Another common ideological message held within even modern interpretations of fairy tales is that any sort of deformity or difference from the typical beauty standards must be evil. This is a common message in most of today’s media as well as other forms of media dated back to always; any sort of break or deviance from the “normalcy” in terms of appearance has always been and likely always will be a strong part of society. The stories of Rumpelstiltskin and Jack and the Beanstalk exemplify this ideology because both include characters of “difference”: Rumpelstiltskin, presumably a dwarf in retrospect, was seen as an extremely evil little man, making deals with people when they get into any sort of a bind. Similarly, the giant in Jack and the Beanstalk was seen as greedy and dangerous with an abundance of riches up in his castle. This typical view of physical appearance having to all conform in a single entity of perfection is highly unrealistic yet is still portrayed in modern interpretations of fairy tales as well as in other forms of media. While dwarfs are also portrayed in Snow White and the Seven Dwarfs, these dwarfs are still given particular characteristics and are even theorized to exemplify the biblical seven sins.

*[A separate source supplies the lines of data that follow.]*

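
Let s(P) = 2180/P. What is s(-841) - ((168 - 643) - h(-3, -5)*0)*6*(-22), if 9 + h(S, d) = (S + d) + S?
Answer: -52732880/841 ≈ -62703.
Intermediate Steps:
h(S, d) = -9 + d + 2*S (h(S, d) = -9 + ((S + d) + S) = -9 + (d + 2*S) = -9 + d + 2*S)
s(-841) - ((168 - 643) - h(-3, -5)*0)*6*(-22) = 2180/(-841) - ((168 - 643) - (-9 - 5 + 2*(-3))*0)*6*(-22) = 2180*(-1/841) - (-475 - (-9 - 5 - 6)*0)*(-132) = -2180/841 - (-475 - 1*(-20)*0)*(-132) = -2180/841 - (-475 + 20*0)*(-132) = -2180/841 - (-475 + 0)*(-132) = -2180/841 - (-475)*(-132) = -2180/841 - 1*62700 = -2180/841 - 62700 = -52732880/841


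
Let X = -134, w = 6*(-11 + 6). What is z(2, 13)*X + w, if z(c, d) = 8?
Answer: -1102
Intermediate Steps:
w = -30 (w = 6*(-5) = -30)
z(2, 13)*X + w = 8*(-134) - 30 = -1072 - 30 = -1102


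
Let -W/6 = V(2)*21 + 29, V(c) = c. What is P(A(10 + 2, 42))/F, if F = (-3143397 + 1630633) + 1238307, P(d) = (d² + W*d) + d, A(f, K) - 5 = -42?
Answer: -17094/274457 ≈ -0.062283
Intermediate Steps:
A(f, K) = -37 (A(f, K) = 5 - 42 = -37)
W = -426 (W = -6*(2*21 + 29) = -6*(42 + 29) = -6*71 = -426)
P(d) = d² - 425*d (P(d) = (d² - 426*d) + d = d² - 425*d)
F = -274457 (F = -1512764 + 1238307 = -274457)
P(A(10 + 2, 42))/F = -37*(-425 - 37)/(-274457) = -37*(-462)*(-1/274457) = 17094*(-1/274457) = -17094/274457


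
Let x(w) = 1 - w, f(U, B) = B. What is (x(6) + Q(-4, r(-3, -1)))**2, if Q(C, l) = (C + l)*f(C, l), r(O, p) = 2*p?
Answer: 49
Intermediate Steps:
Q(C, l) = l*(C + l) (Q(C, l) = (C + l)*l = l*(C + l))
(x(6) + Q(-4, r(-3, -1)))**2 = ((1 - 1*6) + (2*(-1))*(-4 + 2*(-1)))**2 = ((1 - 6) - 2*(-4 - 2))**2 = (-5 - 2*(-6))**2 = (-5 + 12)**2 = 7**2 = 49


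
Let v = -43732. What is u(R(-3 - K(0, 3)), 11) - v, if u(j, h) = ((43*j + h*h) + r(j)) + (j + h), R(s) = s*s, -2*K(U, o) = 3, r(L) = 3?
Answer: 43966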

Furthermore, an extremely common ideological message in fairy tales is that there must always be a damsel in distress and thus, a strong and kind man must come to her rescue. Often seen in a majority of Disney Princess fairytales, these hegemonic message is sprinkled across a vast majority of fairy tales. A popular example that demonstrates this is the tale of Little Red Riding Hood; with the little girl entering her woods with some treats for her sick grandmother, the big bad wolf comes and takes advantage of the child. When he gets to grandmother's house and (while interpretations vary) pretends to be her grandmother in order to eat Little Red, the only character that can save the elderly woman and the poor girl is the Huntsmen. While there is vast speculation on whether or not Red Riding Hood was a small girl or an adolescent one, the idea remains the same with the man coming to the rescue. Similarly, Snow White and the Seven Dwarfs perfectly shows how a man is only capable of saving a woman, particularly with some affection. Obviously the general story of Snow White results in her eating a poisoned apple from her evil stepmother and the dwarfs putting her in a coffin. Therefore, the only way to break the spell of the apple is true-love’s kiss, hence the Prince waltzing into the middle of the woods in order to kiss her. Rather than allowing for the apple to just past through her digestive system, the fairy tale illustrates that a man must come to the rescue and if he comes with “love and affection”, even better.

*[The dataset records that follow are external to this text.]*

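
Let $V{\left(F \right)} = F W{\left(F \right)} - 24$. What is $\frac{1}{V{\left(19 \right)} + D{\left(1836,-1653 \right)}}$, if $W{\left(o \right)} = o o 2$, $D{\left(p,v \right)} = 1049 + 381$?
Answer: $\frac{1}{15124} \approx 6.612 \cdot 10^{-5}$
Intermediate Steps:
$D{\left(p,v \right)} = 1430$
$W{\left(o \right)} = 2 o^{2}$ ($W{\left(o \right)} = o^{2} \cdot 2 = 2 o^{2}$)
$V{\left(F \right)} = -24 + 2 F^{3}$ ($V{\left(F \right)} = F 2 F^{2} - 24 = 2 F^{3} - 24 = -24 + 2 F^{3}$)
$\frac{1}{V{\left(19 \right)} + D{\left(1836,-1653 \right)}} = \frac{1}{\left(-24 + 2 \cdot 19^{3}\right) + 1430} = \frac{1}{\left(-24 + 2 \cdot 6859\right) + 1430} = \frac{1}{\left(-24 + 13718\right) + 1430} = \frac{1}{13694 + 1430} = \frac{1}{15124}$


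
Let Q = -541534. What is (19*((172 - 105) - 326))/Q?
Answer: 703/77362 ≈ 0.0090871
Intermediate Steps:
(19*((172 - 105) - 326))/Q = (19*((172 - 105) - 326))/(-541534) = (19*(67 - 326))*(-1/541534) = (19*(-259))*(-1/541534) = -4921*(-1/541534) = 703/77362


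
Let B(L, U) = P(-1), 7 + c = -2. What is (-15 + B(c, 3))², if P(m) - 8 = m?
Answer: 64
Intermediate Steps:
c = -9 (c = -7 - 2 = -9)
P(m) = 8 + m
B(L, U) = 7 (B(L, U) = 8 - 1 = 7)
(-15 + B(c, 3))² = (-15 + 7)² = (-8)² = 64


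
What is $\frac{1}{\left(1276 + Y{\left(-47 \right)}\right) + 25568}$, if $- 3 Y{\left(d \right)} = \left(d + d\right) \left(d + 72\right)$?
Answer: $\frac{3}{82882} \approx 3.6196 \cdot 10^{-5}$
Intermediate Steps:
$Y{\left(d \right)} = - \frac{2 d \left(72 + d\right)}{3}$ ($Y{\left(d \right)} = - \frac{\left(d + d\right) \left(d + 72\right)}{3} = - \frac{2 d \left(72 + d\right)}{3}$)
$\frac{1}{\left(1276 + Y{\left(-47 \right)}\right) + 25568} = \frac{1}{\left(1276 - - \frac{94 \left(72 - 47\right)}{3}\right) + 25568} = \frac{1}{\left(1276 - \left(- \frac{94}{3}\right) 25\right) + 25568} = \frac{1}{\left(1276 + \frac{2350}{3}\right) + 25568} = \frac{1}{\frac{6178}{3} + 25568} = \frac{1}{\frac{82882}{3}} = \frac{3}{82882}$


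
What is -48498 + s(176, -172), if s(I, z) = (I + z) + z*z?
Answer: -18910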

Modern Interpretation Concurs All:

Paradoxically however, there is a great fairytale also portrayed as a loose, modern interpretation by Disney Princesses of The Frog Prince turning into The Princess and the Frog. The remodeled version involves people of color in New Orleans, Louisiana with the princess Tiana. Not only does this modern re-telling cast aside the stereotype of fairytales and princesses being a “white only” concept, it also debunks the sexism idelogy that most fairytales partake in. The protagonist, Tiana, is the one that primarily the “rescuer” of the tale, rather than the male frog. The contradicting ideological views of this fairy tale for modern interpretation has brought about the circulation of many current changes to viewing fairy tales and the telling of stories to young children. For example, the Disney movie Frozen also exemplifies the typical trope of a fairy tale but has the ideological message that familial-love is just as strong as romantic-love. The increasing interest in changing the general ideology of the perception of fairy tales has ultimately been a demonstration of society and culture diversifying.